La littérature académique fournit de nombreuses taxinomies de ces interfaces trompeuses. A l’instar de la DGCCRF, nous retenons celle de Mathur et al. (2021) qui s’organise en trois catégories :
- « limiter la capacité d’action » : inscription à un service ou à un abonnement facilité, mais annulation très difficile (« Roach Motel ») ; introduction furtive de produits supplémentaires dans le panier sans que le consommateur en ait conscience ; harcèlement (« nagging ») : des incitations ou des fenêtres intruses (« pop-ups ») poussent constamment à prendre des actions spécifiques comme s’abonner à une lettre d’information.

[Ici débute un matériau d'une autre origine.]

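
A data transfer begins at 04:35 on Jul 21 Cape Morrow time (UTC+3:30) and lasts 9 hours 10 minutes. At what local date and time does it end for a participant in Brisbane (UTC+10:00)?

20:15 on July 21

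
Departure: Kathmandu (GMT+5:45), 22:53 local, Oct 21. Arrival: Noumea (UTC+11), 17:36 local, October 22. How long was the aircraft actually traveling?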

- « manipuler l’attention ou les préférences » : information difficilement accessible ou compréhensible en raison notamment de l’utilisation d’une taille ou d‘une couleur de police illisible ; déclenchement volontaire d’un sentiment négatif chez l’utilisateur si celui-ci n’accepte pas le service (culpabilisation à la confirmation/ « confirmshaming »).
- « enfler la désirabilité et susciter l’urgence » : instauration d’un sentiment d’urgence ou d’une impression de rareté pour accélérer le processus d’achat ; introduction d’un effet de mode (« effet « bandwagon ») qui est un biais cognitif influençant le comportement des consommateurs : ces derniers suivent les tendances du marché, parce qu’elles ont été adoptées par la plupart des individus.

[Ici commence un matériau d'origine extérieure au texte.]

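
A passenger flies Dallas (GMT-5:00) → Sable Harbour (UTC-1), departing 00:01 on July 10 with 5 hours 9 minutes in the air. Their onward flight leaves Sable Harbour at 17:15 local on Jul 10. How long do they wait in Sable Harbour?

Convert departure to UTC: 00:01 + 5:00 = 05:01 UTC on Jul 10.
Add 5 hours and 9 minutes flight time → 10:10 UTC.
Sable Harbour is UTC−1:00, so local arrival = 10:10 − 1:00 = 09:10 on Jul 10.
Layover = 17:15 − 09:10 = 8 hours 5 minutes.

8 hours 5 minutes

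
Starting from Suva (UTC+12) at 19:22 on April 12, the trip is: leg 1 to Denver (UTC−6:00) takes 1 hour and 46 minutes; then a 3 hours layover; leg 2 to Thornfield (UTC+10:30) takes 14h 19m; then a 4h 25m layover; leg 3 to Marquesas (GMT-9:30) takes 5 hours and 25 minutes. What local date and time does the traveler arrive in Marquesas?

02:47 on Apr 13

Convert departure to UTC: 19:22 − 12:00 = 07:22 UTC on Apr 12.
Add 1 hour and 46 minutes leg 1 → 09:08 UTC.
Add 3 hours layover in Denver → 12:08 UTC.
Add 14 hours and 19 minutes leg 2 → 02:27 UTC (Apr 13).
Add 4 hours 25 minutes layover in Thornfield → 06:52 UTC.
Add 5 hours 25 minutes leg 3 → 12:17 UTC.
Marquesas is UTC−9:30, so local arrival = 12:17 − 9:30 = 02:47 on Apr 13.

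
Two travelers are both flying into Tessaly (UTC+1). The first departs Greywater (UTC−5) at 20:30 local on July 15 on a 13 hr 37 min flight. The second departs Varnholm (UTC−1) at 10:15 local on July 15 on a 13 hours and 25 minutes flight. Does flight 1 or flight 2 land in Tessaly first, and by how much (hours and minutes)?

Flight 1 in UTC: 20:30 + 5:00 = 01:30 on Jul 16.
+13 hours 37 minutes → arrive 15:07 UTC on Jul 16.
Flight 2 in UTC: 10:15 + 1:00 = 11:15 on Jul 15.
+13 hours 25 minutes → arrive 00:40 UTC on Jul 16.
Flight 2 lands earlier by 14 hours 27 minutes.

the second, by 14 hours 27 minutes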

Ces techniques de manipulation sont de plus en plus difficiles à détecter et à identifier.
Sanctions des interfaces trompeuses en droit français
La législation américaine cherche depuis quelques années à mettre fin à cette pratique d’interface truquée. A cet égard, l’Etat de Californie a été le premier Etat à interdire aux entreprises d’utiliser certaines formes de cette pratique. La nouvelle règlementation de mars 2021 vient renforcer la loi sur la protection de la vie privée, la California Consumer Privacy Act (CCPA). Comme on l’a vu précédemment, l’UE a instauré une nouvelle législation pour réguler l’activité des plateformes sur Internet : le Digital Services Act (DSA) afin de renforcer les principes de loyauté et de transparence. Qu’en est-il plus spécifiquement de la France ? Que dit le Code de la consommation ?

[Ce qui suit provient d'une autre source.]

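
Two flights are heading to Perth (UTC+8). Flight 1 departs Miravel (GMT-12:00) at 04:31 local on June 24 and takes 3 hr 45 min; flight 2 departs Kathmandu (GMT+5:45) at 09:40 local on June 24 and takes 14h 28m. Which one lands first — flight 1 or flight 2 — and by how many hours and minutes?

Flight 1 in UTC: 04:31 + 12:00 = 16:31 on Jun 24.
+3 hours and 45 minutes → arrive 20:16 UTC on Jun 24.
Flight 2 in UTC: 09:40 − 5:45 = 03:55 on Jun 24.
+14 hours and 28 minutes → arrive 18:23 UTC on Jun 24.
Flight 2 lands earlier by 1 hour 53 minutes.

the second, by 1 hour 53 minutes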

Ces interfaces trompeuses s’apparentent à une pratique commerciale déloyale dans la mesure où elles peuvent altérer le comportement du consommateur. En France, le Code de la consommation vise à protéger les consommateurs contre ces pratiques commerciales déloyales, abusives, trompeuses ou agressives. Ainsi, plusieurs dispositions juridiques permettent de les sanctionner par une amende pouvant atteindre 300 000 euros et deux ans d’emprisonnement pour une personne physique ; jusqu’à 1,5 millions d’euros pour une personne morale ; le montant de l’amende peut être porté, de manière proportionnée aux avantages tirés du délit, à 10 % du chiffre d’affaires moyen annuel ou à 6 % du chiffre d’affaires mondial.
Un rapport d’avril 2022 de la Commission européenne révèle que la capacité du consommateur moyen à discerner l’utilisation de ces interfaces trompeuses est plutôt limitée. Les consommateurs s’y seraient même habitués. C’est d’autant plus inquiétant que ces pratiques peuvent entraîner des préjudices financiers, une perte de libre arbitre et de vie privée, des charges cognitives, des dommages psychologiques et poser des problèmes de bien-être collectif en raison des effets préjudiciables sur la concurrence, la transparence des prix et la confiance dans le marché.